If the services are going to become more adaptable to fast-moving changes on the battlefield, “we must address these bureaucratic barriers to fielding these mission integration software tools that can provide our forces with an adaptive advantage. Accelerating the pace of war means not only being “faster than the old Blue,” but being faster than “the Red.”
Penney said development times for network linkages are also too long, and again, are hampered by the fact that they are typically associated with individual systems.
Asked who should be making the case for change, Penney said the Office of the Secretary of Defense should be educating Congress “on some of the constraints and limitations these kinds of colors of money impose on not just the Air Force, but all the services. Networking is a service-“agnostic” issue, she said.

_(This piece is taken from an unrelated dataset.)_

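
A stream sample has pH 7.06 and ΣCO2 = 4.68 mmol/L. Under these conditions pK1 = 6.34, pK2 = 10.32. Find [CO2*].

[CO2*] = 0.749 mmol/L

α₀ = 1 / (1 + K1/[H⁺] + K1K2/[H⁺]²) = 1 / (1 + 10^+0.72 + 10^-2.54)
   = 1 / (1 + 5.2481 + 0.0028840) = 1/6.2510 = 0.1600
[CO2*] = α₀ × DIC = 0.1600 × 4.68 = 0.749 mmol/L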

There’s been such discussion for several years, and Penney noted that the 2018 National Defense Authorization Act created new software acquisition categories.
The OSD and Congress need to come to some agreements, though, because the issue isn’t limited to networking tools but “every kind of changing and adaptive software that we’ll have, which includes autonomy, [artificial intelligence], anything that has machine learning sprinkled into it, … and how we do test and verification.”

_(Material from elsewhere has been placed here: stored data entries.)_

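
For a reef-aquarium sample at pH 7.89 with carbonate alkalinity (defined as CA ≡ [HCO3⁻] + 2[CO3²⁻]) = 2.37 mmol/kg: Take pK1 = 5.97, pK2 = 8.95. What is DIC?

CA = [HCO3⁻] + 2[CO3²⁻] = (α₁ + 2α₂)·DIC
At pH 7.89: [H⁺]/K1 = 10^-1.92 = 0.012023, K2/[H⁺] = 10^-1.06 = 0.087096
α₁ = 1/(1 + 0.012023 + 0.087096) = 1/1.0991 = 0.9098; α₂ = α₁·K2/[H⁺] = 0.07924
α₁ + 2α₂ = 1.0683
DIC = CA / (α₁ + 2α₂) = 2.37 / 1.0683 = 2.22 mmol/kg

DIC = 2.22 mmol/kg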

Timothy Grayson, director of the Defense Advanced Research Projects Agency’s Strategic Technology Office, also on the streaming session, said he thinks Congress “has actually been incredibly strong advocates for a lot of this.”

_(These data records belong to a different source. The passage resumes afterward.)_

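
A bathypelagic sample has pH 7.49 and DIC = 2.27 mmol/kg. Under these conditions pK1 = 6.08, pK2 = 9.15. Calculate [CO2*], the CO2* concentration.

[CO2*] = 0.0833 mmol/kg

α₀ = 1 / (1 + K1/[H⁺] + K1K2/[H⁺]²) = 1 / (1 + 10^+1.41 + 10^-0.25)
   = 1 / (1 + 25.704 + 0.56234) = 1/27.266 = 0.03668
[CO2*] = α₀ × DIC = 0.03668 × 2.27 = 0.0833 mmol/kg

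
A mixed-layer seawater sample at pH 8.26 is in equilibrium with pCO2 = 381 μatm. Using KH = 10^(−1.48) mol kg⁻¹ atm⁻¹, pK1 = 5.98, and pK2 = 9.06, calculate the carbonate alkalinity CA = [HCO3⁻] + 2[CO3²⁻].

CA = 3.17 mmol/kg

[CO2*] = KH · pCO2 = 10^(−1.48) × 381×10^-6 = 1.262×10^-5 mol/kg
α₀ = 1/(1 + K1/[H⁺] + K1K2/[H⁺]²) = 1/(1 + 10^+2.28 + 10^+1.48) = 0.004510
DIC = [CO2*]/α₀ = 1.262×10^-5 / 0.004510 = 2.798 mmol/kg
CA = (α₁ + 2α₂)·DIC = (0.8593 + 2×0.1362) × 2.798 = 3.17 mmol/kg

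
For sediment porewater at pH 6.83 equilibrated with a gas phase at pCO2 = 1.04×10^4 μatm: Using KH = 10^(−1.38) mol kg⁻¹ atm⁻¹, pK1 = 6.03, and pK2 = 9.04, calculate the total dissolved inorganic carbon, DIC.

DIC = 3.19 mmol/kg

[CO2*] = KH · pCO2 = 10^(−1.38) × 1.04×10^4×10^-6 = 4.335×10^-4 mol/kg
α₀ = 1/(1 + K1/[H⁺] + K1K2/[H⁺]²) = 1/(1 + 10^+0.80 + 10^-1.41) = 0.1361
DIC = [CO2*]/α₀ = 4.335×10^-4 / 0.1361 = 3.19 mmol/kg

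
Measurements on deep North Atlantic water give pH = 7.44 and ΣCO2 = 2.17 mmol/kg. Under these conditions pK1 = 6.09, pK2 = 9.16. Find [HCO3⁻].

[HCO3⁻] = 2.04 mmol/kg

α₁ = 1 / (1 + [H⁺]/K1 + K2/[H⁺]) = 1 / (1 + 10^-1.35 + 10^-1.72)
   = 1 / (1 + 0.044668 + 0.019055) = 1/1.0637 = 0.9401
[HCO3⁻] = α₁ × DIC = 0.9401 × 2.17 = 2.04 mmol/kg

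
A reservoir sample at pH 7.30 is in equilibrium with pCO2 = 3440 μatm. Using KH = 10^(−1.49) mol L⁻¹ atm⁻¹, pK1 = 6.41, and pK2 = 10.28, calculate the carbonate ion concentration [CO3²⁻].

[CO3²⁻] = 0.905 μmol/L

[CO2*] = KH · pCO2 = 10^(−1.49) × 3440×10^-6 = 1.113×10^-4 mol/L
α₀ = 1/(1 + K1/[H⁺] + K1K2/[H⁺]²) = 1/(1 + 10^+0.89 + 10^-2.09) = 0.1140
DIC = [CO2*]/α₀ = 1.113×10^-4 / 0.1140 = 0.9763 mmol/L
[CO3²⁻] = α₂·DIC; α₂ = 0.0009268, so [CO3²⁻] = 0.0009268 × 0.9763 = 0.000905 mmol/L = 0.905 μmol/L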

He noted that Congress has been supportive of an effort called STITCHES—System-of-systems Technology Integration Tool Chain for Heterogeneous Electronic Systems—tried out in last September’s ABMS experiment—and understands that “the only way you discover these issues is if you try it. So this is programmatic experimentation in parallel to warfighting experimentation.”
Grayson said Congress has been pushing precisely this kind of acquisition reform in recent years, but “the bigger problem,” he said, is the appropriations process.
“Because that’s where there’s a tendency to say, ‘I want things that are very accountable. We need accountability.’ By definition, this effort to be very adaptive, and trying to leave a lot of discretionary freedom on the money side, is counter to the concept of accountability.”
What the Pentagon should do, he said, is get ahead of the inevitable question and “think about how we can generate that accountability. How we create a … way to measure how well we’re spending that money while we have discretion. And I think that’s an … interesting open-ended problem.”
Penny said that such accountability “is one of the major concerns” of Congress.
“That’s their constitutional responsibility. We need to develop that kind of oversight as well as providing the kind of flexibility the services will need” to prevail in future conflicts, she added.
The Mitchell paper recommended that:
- The “color of money” problems be swiftly resolved
- Mission integration tools be given their own programs of record and program executive officers, and not be tied to their “parent” hardware systems
- Joint integration officers be trained and embedded at all operational levels to ensure connections and patches are created and fixed when broken
- There be a stepped-up series of network integration experiments made and development of tactics, techniques, and procedures in this field.